I.2. Une forme argumentative juridique
Une autre forme argumentative assez populaire comble cet enjeu pratique. Il s’agit des approches juridiques qui superposent à l’aspect éthique les problèmes de la pratique du droit. Cette forme argumentative se trouve non seulement chez des universitaires du droit, mais également chez des praticiens.
Ce sont deux avocats qui ont diffusé en France un texte en faveur du droit des robots. Celui-ci se conçoit à la fois comme l’exposition des problèmes juridiques posés par la diffusion de la robotique et comme la proposition de solutions pour les traiter. Alain Bensoussan et Jérémy Bensoussan proposent ainsi d’utiliser une personnalité « robotique » à la manière de la personnalité morale pour organiser un nouvel espace de la responsabilité. Bruno Maisonnier, fondateur de l’entreprise Aldebaran Robotics résume ainsi le cœur de l’argument juridique en question :
[Les robots] auront été dotés d’une capacité d’apprentissage, et sans doute, d’auto-apprentissage : certes très limitées et contraintes, par les temps qui courent, l’état de la technologie actuellement ne sachant pas vraiment faire mieux, mais qui va croître avec le temps ; jusqu’à devenir exponentielles (…) Les comportements d’un robot à un moment donné résulteront donc d’un mélange entre les capacités dont le fabriquant l’aura doté, des expériences qu’il aura vécues en propre, incluant les interactions avec ses différents interlocuteurs, dont principalement ses « propriétaires », et les leçons qu’il aura choisi de retenir issues d’expériences de d’autres robots. Qui pourra être identifié comme « moralement » responsable d’un comportement à un moment donné ? Sans doute personne.[12]

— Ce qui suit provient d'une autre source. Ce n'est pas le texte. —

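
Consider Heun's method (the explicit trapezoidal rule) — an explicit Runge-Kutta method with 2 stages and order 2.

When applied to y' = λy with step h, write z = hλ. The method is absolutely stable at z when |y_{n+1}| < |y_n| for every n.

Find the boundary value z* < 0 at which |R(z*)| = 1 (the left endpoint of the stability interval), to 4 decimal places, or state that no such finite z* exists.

z* = -2.0000.

Test eqn y'=λy, z=hλ:
  order 2, 2-stage ⇒ R(z)=1+z+z^2/2
  (e.g. R(-0.98)=0.50020, |R|=0.50020)

Need |R(x)|<1, x<0.
x=-0.98: |R|=0.5002
|R(-0.67)|=0.5544 |R(-0.62)|=0.5722 |R(-0.55)|=0.6013
Bisect:
  x_lo=-2.3440 |R|=1.4032  x_hi=-0.1556 |R|=0.8565
  mid=-1.24984 |R|=0.53121 →hi
  mid=-1.79694 |R|=0.81756 →hi
  mid=-2.07049 |R|=1.07298 →lo
  mid=-1.93372 |R|=0.93591 →hi
  mid=-2.00211 |R|=1.00211 →lo
  mid=-1.96791 |R|=0.96843 →hi
  mid=-1.98501 |R|=0.98512 →hi
  mid=-1.99356 |R|=0.99358 →hi
  ...
  [-2.00010,-1.99997] ⇒ x*=-2.0000
Interval (-2.0000, 0).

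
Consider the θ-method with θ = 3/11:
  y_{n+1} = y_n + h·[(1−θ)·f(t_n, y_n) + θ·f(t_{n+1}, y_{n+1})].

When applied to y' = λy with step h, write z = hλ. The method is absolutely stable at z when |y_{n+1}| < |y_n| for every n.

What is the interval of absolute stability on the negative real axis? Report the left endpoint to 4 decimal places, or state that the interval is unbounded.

(-4.4000, 0).

On y'=λy, z=hλ:
  y_{n+1} = y_n + z·[8/11·y_n + 3/11·y_{n+1}] ⇒ (1 − 3/11z)y_{n+1} = (1 + 8/11z)y_n
  ⇒ R(z) = (1 + 8/11z)/(1 − 3/11z).

Solve |R(x)|<1 on ℝ⁻.
x=-1.64: |R|=0.1332
R=−1: 1+8/11x = −1+3/11x ⇒ -5/11x=2 ⇒ x=2/(-5/11)=-4.4000
Confirm numerically:
  x=-3.552: |R|=0.80421 <1
  x=-2.786: |R|=0.58312 <1
  x=-2.207: |R|=0.37773 <1
  x=-4.970: |R|=1.11000 >1
  x=-4.965: |R|=1.10909 >1
  x=-4.539: |R|=1.02823 >1
Interval (-4.4000, 0).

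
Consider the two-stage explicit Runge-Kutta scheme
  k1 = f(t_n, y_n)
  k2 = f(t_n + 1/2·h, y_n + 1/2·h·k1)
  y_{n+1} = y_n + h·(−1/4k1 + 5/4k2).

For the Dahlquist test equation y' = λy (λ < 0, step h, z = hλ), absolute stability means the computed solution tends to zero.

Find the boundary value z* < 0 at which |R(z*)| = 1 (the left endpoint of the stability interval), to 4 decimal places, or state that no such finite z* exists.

left endpoint -1.6000.

With y'=λy (z=hλ):
  k1=λy_n ⇒ h·k1=z·y_n;  k2=λ(1+1/2z)y_n ⇒ h·k2=z(1+1/2z)y_n
  y_{n+1}/y_n = 1 − 1/4z + 5/4z(1+1/2z) = 1 + z + 5/8z²
  Hence R(z) = 1 + z + 5/8z².

Need |R(x)|<1, x<0.
x=-1.65: |R|=1.0516
R=1: x+5/8x²=0 ⇒ x=−8/5=-1.6000; min R=1−1/(4·5/8)=0.6000>−1
Confirm numerically:
  x=-1.506: |R|=0.91152 <1
  x=-1.117: |R|=0.66281 <1
  x=-0.773: |R|=0.60046 <1
  x=-1.908: |R|=1.36729 >1
  x=-1.777: |R|=1.19658 >1
Interval (-1.6000, 0).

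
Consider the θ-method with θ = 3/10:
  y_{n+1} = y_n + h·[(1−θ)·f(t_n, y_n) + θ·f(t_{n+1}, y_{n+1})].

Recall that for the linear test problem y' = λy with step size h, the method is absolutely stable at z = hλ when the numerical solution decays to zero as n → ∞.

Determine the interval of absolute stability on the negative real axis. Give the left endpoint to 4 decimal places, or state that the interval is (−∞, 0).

z∈(-5.0000,0).

Set f=λy, z=hλ:
  y_{n+1} = y_n + z·[7/10·y_n + 3/10·y_{n+1}] ⇒ (1 − 3/10z)y_{n+1} = (1 + 7/10z)y_n
  Hence R(z) = (1 + 7/10z)/(1 − 3/10z).

Solve |R(x)|<1 on ℝ⁻.
x=-1.61: |R|=0.0856
R=−1: 1+7/10x = −1+3/10x ⇒ -2/5x=2 ⇒ x=2/(-2/5)=-5.0000
Confirm numerically:
  x=-4.538: |R|=0.92174 <1
  x=-4.086: |R|=0.83574 <1
  x=-3.446: |R|=0.69437 <1
  x=-3.181: |R|=0.62769 <1
  x=-5.452: |R|=1.06860 >1
  x=-5.391: |R|=1.05976 >1
So |R|<1 on (-5.0000, 0).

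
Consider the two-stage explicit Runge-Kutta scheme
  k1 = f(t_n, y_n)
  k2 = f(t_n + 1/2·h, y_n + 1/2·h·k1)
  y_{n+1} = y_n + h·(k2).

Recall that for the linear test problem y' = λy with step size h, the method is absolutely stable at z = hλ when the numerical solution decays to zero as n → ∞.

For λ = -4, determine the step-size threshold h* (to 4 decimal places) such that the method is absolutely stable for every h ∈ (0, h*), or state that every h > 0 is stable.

Set f=λy, z=hλ:
  k1=λy_n ⇒ h·k1=z·y_n;  k2=λ(1+1/2z)y_n ⇒ h·k2=z(1+1/2z)y_n
  y_{n+1}/y_n = 1 + z(1+1/2z) = 1 + z + 1/2z²
  Hence R(z) = 1 + z + 1/2z².

Find x<0 with |R(x)|<1.
x=-0.8: |R|=0.5200
R=1: x+1/2x²=0 ⇒ x=−2=-2.0000; min R=1−1/(4·1/2)=0.5000>−1
Confirm numerically:
  x=-1.199: |R|=0.51980 <1
  x=-0.952: |R|=0.50115 <1
  x=-0.937: |R|=0.50198 <1
  x=-2.587: |R|=1.75928 >1
  x=-2.329: |R|=1.38312 >1
  x=-2.173: |R|=1.18796 >1
Interval (-2.0000, 0).

(-2.0000,0); λ=-4 ⇒ h* = (2)/4 = 0.5000.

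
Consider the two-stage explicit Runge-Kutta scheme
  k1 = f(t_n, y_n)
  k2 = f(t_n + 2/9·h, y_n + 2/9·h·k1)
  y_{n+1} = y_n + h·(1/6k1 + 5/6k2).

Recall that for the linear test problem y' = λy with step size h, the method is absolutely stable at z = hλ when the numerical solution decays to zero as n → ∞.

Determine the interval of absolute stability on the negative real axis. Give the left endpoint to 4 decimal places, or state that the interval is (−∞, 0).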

Le développement d’objets capables d’acquérir une autonomie décisionnelle poserait la question de l’impossible traçabilité de la décision et par-là exigerait un régime de droit qui définit clairement la responsabilité. Alain et Jérémy Bensoussan se reposent principalement sur cette prémisse pour dérouler la suite de leur raisonnement : si le comportement du robot ne peut être pleinement prédit par son producteur, opérateur, ou propriétaire, alors on doit considérer qu’il dispose d’une marge d’indétermination analogue à la liberté des sujets. L’établissement de la responsabilité avec des moyens de traçabilité limités produit l’idée qu’il faut organiser la robotique selon des règles spécifiques. La volonté de passer par une production juridique nouvelle vise la création d’un registre attribuant une identité originale au robot – pour faciliter son identification. Un capital lié à cette identité constituerait un fond d’indemnisation en cas de défaillance. Le vocabulaire de l’acceptabilité et de la gestion sociale des risques est omniprésent derrière cette approche juridique et débouche sur une charte des droits des robots[13]. Ses différents articles encadrent une protection assez vague et symbolique de la machine en question[14]. Ils organisent également une structure juridique capable de prendre en charge le déploiement économique des robots[15].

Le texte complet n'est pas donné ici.